The company I joined is called Inuk Networks (pronounce In-ook). They are what’s known as a triple-play provider – providing TV, Telephone and Broadband services through a brand called Freewire. So plenty of people do this already – Sky, NTL and Virgin to name three – what’s different about Inuk and Freewire? Well, the difference is in how we deliver our service. Our entire service is delivered over IP.

Sky have a satellite distribution system which means you need a dish on the side of your house and NTL and Virgin are cable-only services, meaning that they not only have to have cable in your area, but that they also need to dig up your street a bit to put a new service in. We’ve taken a different approach. With so many homes and premises these days getting broadband and the amount of bandwidth available to the home increasing, we’ve chosen broadband as a delivery mechanism. But isn’t this terribly inefficient and costly to stream all that video down an ADSL connection? Well, yes, but we’ve been clever about this.

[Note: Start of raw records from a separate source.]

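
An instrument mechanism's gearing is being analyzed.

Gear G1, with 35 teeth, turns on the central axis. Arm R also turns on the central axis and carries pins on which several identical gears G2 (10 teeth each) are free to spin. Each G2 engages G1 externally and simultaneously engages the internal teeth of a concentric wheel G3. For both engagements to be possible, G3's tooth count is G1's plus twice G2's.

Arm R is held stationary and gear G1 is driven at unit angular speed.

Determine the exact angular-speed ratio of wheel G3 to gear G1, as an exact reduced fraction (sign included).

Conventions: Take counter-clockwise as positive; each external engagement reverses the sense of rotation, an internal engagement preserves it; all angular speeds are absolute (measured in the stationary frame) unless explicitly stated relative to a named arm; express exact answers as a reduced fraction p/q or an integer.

topology: planetary set — G1 35T / G2 10T / G3 55T, arm = carrier (Willis)
ring teeth: 35 + 2·10 = 55
35(ω_sun−ω_arm) = −55(ω_ring−ω_arm),  ω_arm = 0, ω_sun = 1
ω_ring = 0 − (35/55)(1−0) = -7/11
ω_out/ω_in = -7/11

-7/11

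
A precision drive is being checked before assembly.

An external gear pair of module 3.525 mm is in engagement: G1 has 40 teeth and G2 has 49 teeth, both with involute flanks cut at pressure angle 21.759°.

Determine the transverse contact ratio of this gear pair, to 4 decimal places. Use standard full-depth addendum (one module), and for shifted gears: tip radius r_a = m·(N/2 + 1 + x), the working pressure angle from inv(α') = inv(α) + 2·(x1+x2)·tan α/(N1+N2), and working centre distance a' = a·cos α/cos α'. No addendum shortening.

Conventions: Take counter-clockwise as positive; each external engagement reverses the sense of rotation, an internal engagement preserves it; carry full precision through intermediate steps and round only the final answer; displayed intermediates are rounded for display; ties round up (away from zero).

recognized (one external pair, fixed centres): single-mesh tooth geometry, m = 3.525, N1 = 40, N2 = 49
base radii: r_b1 = 65.476969, r_b2 = 80.209287
tip radii: r_a1 = 74.025000, r_a2 = 89.887500
no profile shift: α' = α, a' = a
action lengths: √(r_a1²−r_b1²) = 34.532118, √(r_a2²−r_b2²) = 40.573796
base pitch p_b = π·m·cos α = 10.285098
CR = (34.532118 + 40.573796 − 156.862500·sin 21.75900°)/10.285098 = 1.648644
contact ratio ≈ 1.6486

1.6486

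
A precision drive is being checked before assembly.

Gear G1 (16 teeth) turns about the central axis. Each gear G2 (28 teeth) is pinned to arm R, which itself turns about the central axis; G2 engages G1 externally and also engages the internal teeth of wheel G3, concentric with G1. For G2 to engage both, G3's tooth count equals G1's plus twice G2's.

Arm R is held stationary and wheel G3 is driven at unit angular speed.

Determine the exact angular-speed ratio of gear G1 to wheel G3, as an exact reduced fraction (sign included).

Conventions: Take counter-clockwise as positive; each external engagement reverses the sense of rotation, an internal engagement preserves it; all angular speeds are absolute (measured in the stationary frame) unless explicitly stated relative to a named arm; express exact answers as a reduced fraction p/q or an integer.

class = planetary set [G3 = 16+2·28 = 72; Willis about the carrier]
ring teeth: 16 + 2·28 = 72
16(ω_sun−ω_arm) = −72(ω_ring−ω_arm),  ω_arm = 0, ω_ring = 1
ω_sun = 0 − (72/16)(1−0) = -9/2
ω_out/ω_in = -9/2

-9/2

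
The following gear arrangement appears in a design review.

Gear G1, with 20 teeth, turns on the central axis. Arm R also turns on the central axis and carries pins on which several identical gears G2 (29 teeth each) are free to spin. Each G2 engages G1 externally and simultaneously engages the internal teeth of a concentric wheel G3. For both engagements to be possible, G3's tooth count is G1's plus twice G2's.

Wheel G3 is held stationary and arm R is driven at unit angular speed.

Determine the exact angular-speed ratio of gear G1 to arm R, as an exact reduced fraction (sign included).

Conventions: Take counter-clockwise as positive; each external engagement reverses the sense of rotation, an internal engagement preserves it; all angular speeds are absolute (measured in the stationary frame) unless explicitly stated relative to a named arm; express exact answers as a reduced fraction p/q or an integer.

topology: planetary set — G1 20T / G2 29T / G3 78T, arm = carrier (Willis)
ring teeth: 20 + 2·29 = 78
20(ω_sun−ω_arm) = −78(ω_ring−ω_arm),  ω_ring = 0, ω_arm = 1
ω_sun = 1 − (78/20)(0−1) = 49/10
ω_out/ω_in = 49/10

49/10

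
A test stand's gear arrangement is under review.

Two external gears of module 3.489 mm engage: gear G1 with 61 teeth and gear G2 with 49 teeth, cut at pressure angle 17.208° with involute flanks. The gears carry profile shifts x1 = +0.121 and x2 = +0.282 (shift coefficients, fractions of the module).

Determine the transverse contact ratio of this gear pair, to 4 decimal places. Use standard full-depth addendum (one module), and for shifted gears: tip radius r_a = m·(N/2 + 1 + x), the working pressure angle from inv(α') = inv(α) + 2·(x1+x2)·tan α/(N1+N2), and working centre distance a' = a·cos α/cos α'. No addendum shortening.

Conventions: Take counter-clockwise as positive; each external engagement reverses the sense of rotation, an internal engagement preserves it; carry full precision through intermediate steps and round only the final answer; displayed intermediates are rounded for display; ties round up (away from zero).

recognized (one external pair, fixed centres): single-mesh tooth geometry, m = 3.489, N1 = 61, N2 = 49
base radii: r_b1 = 101.651075, r_b2 = 81.654142
tip radii: r_a1 = 110.325669, r_a2 = 89.953398
inv(α') = inv(17.208°) + 2·(+0.121+0.282)·tan α/(61+49) = 0.01163776  ⇒  α' = 18.46325°
a' = a·cos α / cos α' = 191.8950·cos 17.208°/cos 18.46325° = 193.252508
action lengths: √(r_a1²−r_b1²) = 42.881375, √(r_a2²−r_b2²) = 37.738772
base pitch p_b = π·m·cos α = 10.470369
CR = (42.881375 + 37.738772 − 193.252508·sin 18.46325°)/10.470369 = 1.854546
contact ratio ≈ 1.8545

1.8545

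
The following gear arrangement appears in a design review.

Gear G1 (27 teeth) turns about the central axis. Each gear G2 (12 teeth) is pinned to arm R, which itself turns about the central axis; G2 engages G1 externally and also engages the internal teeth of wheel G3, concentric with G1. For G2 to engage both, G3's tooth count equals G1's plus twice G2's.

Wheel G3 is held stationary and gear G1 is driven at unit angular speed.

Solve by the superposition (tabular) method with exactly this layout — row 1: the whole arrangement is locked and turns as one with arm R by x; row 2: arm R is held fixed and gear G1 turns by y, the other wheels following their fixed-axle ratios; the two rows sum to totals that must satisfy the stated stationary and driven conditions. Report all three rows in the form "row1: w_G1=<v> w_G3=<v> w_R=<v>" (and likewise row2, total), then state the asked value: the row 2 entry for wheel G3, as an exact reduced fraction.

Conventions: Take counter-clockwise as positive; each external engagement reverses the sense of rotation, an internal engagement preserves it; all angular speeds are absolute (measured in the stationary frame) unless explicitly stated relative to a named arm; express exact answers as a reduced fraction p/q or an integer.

recognized (axles ride arm R): planetary set, 27/12/51 teeth
superposition row 1 [locked train]: every member turns x
row 2: sun turns y, ring = −(27/51)·y, arm 0
boundary: total ω_ring = x − (27/51)·y = 0 and total ω_sun = x + y = 1  ⇒  y = 17/26, x = 9/26
row 2 ring = −(27/51)·17/26 = -9/26
totals (row 1 + row 2): sun 9/26 + 17/26 = 1, ring 9/26 + (-9/26) = 0, arm 9/26 + 0 = 9/26
asked cell (row2, ring) = -9/26

row1: w_G1=9/26 w_G3=9/26 w_R=9/26
row2: w_G1=17/26 w_G3=-9/26 w_R=0
total: w_G1=1 w_G3=0 w_R=9/26
asked value: -9/26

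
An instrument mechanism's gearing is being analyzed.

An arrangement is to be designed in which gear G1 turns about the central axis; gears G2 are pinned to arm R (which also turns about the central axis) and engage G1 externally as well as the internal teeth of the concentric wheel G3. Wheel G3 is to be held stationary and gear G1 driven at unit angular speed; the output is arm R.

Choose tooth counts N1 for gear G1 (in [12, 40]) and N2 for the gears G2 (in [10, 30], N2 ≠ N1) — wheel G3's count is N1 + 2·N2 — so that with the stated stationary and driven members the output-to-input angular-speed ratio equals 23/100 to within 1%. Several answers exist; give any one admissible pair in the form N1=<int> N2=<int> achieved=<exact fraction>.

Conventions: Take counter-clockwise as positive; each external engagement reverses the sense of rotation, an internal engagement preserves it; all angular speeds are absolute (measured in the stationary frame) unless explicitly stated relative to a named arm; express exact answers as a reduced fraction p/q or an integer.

topology: planetary set — design target 23/100, arm = carrier (Willis)
Willis with ω_ring = 0: ω_arm/ω_sun = N1/(N1+N3); set equal to 23/100  ⇒  N3/N1 = 1/(23/100) − 1 = 77/23
N3 = N1 + 2·N2  ⇒  N2/N1 = (N3/N1 − 1)/2 = (77/23 − 1)/2 = 27/23
smallest multiple with N1 ≥ 12 and N2 ≥ 10: k = 1  ⇒  N1 = 1·23 = 23, N2 = 1·27 = 27 (N1 ≤ 40, N2 ≤ 30, N2 ≠ N1 ✓), N3 = 23 + 2·27 = 77
check: N1/(N1+N3) with N1 = 23, N3 = 77 gives 23/100; |achieved − target| = 0 ≤ 23/10000 ✓

N1=23 N2=27 achieved=23/100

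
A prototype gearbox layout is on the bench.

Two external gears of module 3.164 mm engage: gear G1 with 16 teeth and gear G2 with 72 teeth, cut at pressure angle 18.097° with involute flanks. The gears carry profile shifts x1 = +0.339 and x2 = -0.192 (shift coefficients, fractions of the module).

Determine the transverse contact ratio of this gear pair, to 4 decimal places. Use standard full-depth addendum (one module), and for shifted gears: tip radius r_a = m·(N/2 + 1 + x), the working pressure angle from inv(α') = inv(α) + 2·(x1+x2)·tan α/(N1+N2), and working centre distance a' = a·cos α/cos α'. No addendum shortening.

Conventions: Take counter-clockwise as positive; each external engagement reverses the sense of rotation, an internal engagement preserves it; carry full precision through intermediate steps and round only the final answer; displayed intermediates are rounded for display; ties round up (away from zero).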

Basically, we use multicast to send our TV streams to the end user. That’s basically a way of only sending out one stream from our end and having each router replicate the stream for each path it needs – this page on our website explains it clearly. That means that we can scale to millions of users and still only need to have the same amount of bandwidth going out of our network. It also means a scaleable and efficient delivery mechanism for HD – yup, we could potentially deliver HD streams to your home over your DSL connection. So, that’s great – anyone can get it right?

Well, no, and this is where it gets a little difficult. The way that BT has built their DSL product it pretends to be one piece of cable from your house all the way back to your ISP. The ISP then pays for the bandwidth they use. The problem with that is that multicast needs a common path between two households to make it work. For example you and your next door neighbour probably share the same exchange. Your telephone line ends up in the same building with the same equipment. Then there’s one pipe back from your exchange all the way into BT’s core network where it then goes to the ISP. Great! Well, no. The way ADSL works is that the connection is ‘tunneled’ and basically all you see is a cable between you and the ISP. This means that it doesn’t scale well. Which is bad news.

Of course with any bad news, there’s good news, and it’s called LLU or Local Loop Unbundling. This allows someone to take the telephone line to your house away from BT and build up your own delivery network. Effectively it’s like cable except you’re using BT’s existing network. The good news about this is that it’s already here – we’ve signed a deal with Cable and Wireless to provide an IPTV system over DSL connections. Even better is the assertion that if other people are doing it, BT isn’t going to be far behind.

So that’s what I’m up to. I’m going to be posting more stuff up here as time goes on, with a few posts appearing in fairly quick succession. Our rollout is happening at the moment and we’re expecting to go live very, very soon so watch this space. So yeah, it’s groundbreaking, it’s fun and I’m really enjoying myself. So you’ll excuse me if I’m a little bit scarce for a while.